In most any other state, the blockage wouldn’t be so bad. The candidates would be kept from growing complacent by the fact that they have to constantly on their toes when it comes to re-election, as the rival party would be looking to knock them off.
Unfortunately, that doesn’t work in Massachusetts. The Republican party barely exists in the Bay State. Both Houses in the state are almost 90% Democratic. All 12 seats in Congress are held by Democrats. And after 16 years, the Republicans have just lost the governorship, completely and utterly locked out of power. And there are few signs at this point of the Republicans will stage any sort of a comeback.

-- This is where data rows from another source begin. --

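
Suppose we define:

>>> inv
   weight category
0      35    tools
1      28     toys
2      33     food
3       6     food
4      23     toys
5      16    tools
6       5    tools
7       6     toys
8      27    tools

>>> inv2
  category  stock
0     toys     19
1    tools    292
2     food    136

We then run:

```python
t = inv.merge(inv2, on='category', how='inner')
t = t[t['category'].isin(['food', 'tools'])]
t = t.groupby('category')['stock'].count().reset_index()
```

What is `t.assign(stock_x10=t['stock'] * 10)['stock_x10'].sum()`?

60

merge on 'category' (how='inner') → 9 rows:
   weight category  stock
0      35    tools    292
1      28     toys     19
2      33     food    136
3       6     food    136
4      23     toys     19
5      16    tools    292
6       5    tools    292
7       6     toys     19
8      27    tools    292
filter rows where category in ['food', 'tools']:
   weight category  stock
0      35    tools    292
2      33     food    136
3       6     food    136
5      16    tools    292
6       5    tools    292
8      27    tools    292
group by category, count of stock:
category
food     2
tools    4
Name: stock, dtype: int64
reset_index():
  category  stock
0     food      2
1    tools      4
add column stock_x10 = t['stock'] * 10:
  category  stock  stock_x10
0     food      2         20
1    tools      4         40
Taking the sum of column 'stock_x10' gives 60.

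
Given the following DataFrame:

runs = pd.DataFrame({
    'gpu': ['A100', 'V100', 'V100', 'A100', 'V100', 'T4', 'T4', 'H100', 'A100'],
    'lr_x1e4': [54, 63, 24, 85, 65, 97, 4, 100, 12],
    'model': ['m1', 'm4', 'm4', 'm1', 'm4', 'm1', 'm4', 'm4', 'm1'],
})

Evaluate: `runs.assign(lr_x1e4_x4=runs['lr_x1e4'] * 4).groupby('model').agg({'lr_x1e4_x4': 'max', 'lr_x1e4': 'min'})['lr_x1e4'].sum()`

16

add column lr_x1e4_x4 = runs['lr_x1e4'] * 4:
    gpu  lr_x1e4 model  lr_x1e4_x4
0  A100       54    m1         216
1  V100       63    m4         252
2  V100       24    m4          96
3  A100       85    m1         340
4  V100       65    m4         260
5    T4       97    m1         388
6    T4        4    m4          16
7  H100      100    m4         400
8  A100       12    m1          48
group by model: max(lr_x1e4_x4), min(lr_x1e4):
       lr_x1e4_x4  lr_x1e4
model                     
m1            388       12
m4            400        4
Then the sum of column 'lr_x1e4': 16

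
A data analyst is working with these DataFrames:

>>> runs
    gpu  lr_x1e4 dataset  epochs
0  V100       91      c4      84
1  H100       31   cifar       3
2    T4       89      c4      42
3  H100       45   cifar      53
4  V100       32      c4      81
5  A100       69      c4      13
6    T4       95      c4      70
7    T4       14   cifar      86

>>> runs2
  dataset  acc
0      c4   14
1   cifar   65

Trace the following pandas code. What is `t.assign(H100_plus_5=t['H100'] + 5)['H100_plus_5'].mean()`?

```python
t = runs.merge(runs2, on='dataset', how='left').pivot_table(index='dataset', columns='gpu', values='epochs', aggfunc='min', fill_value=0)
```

6.5

merge on 'dataset' (how='left') → 8 rows:
    gpu  lr_x1e4 dataset  epochs  acc
0  V100       91      c4      84   14
1  H100       31   cifar       3   65
2    T4       89      c4      42   14
3  H100       45   cifar      53   65
4  V100       32      c4      81   14
5  A100       69      c4      13   14
6    T4       95      c4      70   14
7    T4       14   cifar      86   65
pivot: rows=dataset, cols=gpu, min(epochs):
gpu      A100  H100  T4  V100
dataset                      
c4         13     0  42    81
cifar       0     3  86     0
add column H100_plus_5 = t['H100'] + 5:
gpu      A100  H100  T4  V100  H100_plus_5
dataset                                   
c4         13     0  42    81            5
cifar       0     3  86     0            8
mean of column 'H100_plus_5' → 6.5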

But back to the point: the author thinks that a second Kerry run for the presidency might shake up a few things, helping out other Democrats in the Bay State. But that story overlooks a few finer details about Kerry himself, the kind of thing that only someone who lives in Massachusetts (or, in my case, just north of Massachusetts) would pick up on.
1) Kerry is utterly disinterested in helping other Democrats. His detractors say that his initials stand for “Just For Kerry.” In 1982, he ran for lieutenant governor against Michael Dukakis’ hand-chosen running mate — and won. He’s never shown much interest in helping out the party as a whole or other candidates — it’s all about him.
2) Kerry is a notorious flip-flopper, and will find a loophole to benefit himself whenever he can. In this case, it’s a matter of the calendar.
Under Massachusetts law, Kerry has until March or so of 2008 to officially file for re-election to the United States Senate. In essence, Kerry can run for president before he doesn’t run for president, and then still run for re-election.
(It’s worth noting that in
20002002, Kerry had no Republican challenger for his Senate seat.)
Massachusetts, once again, shows just how important having two parties can be — and how hideous things can get when one party has such an absolute lock on power.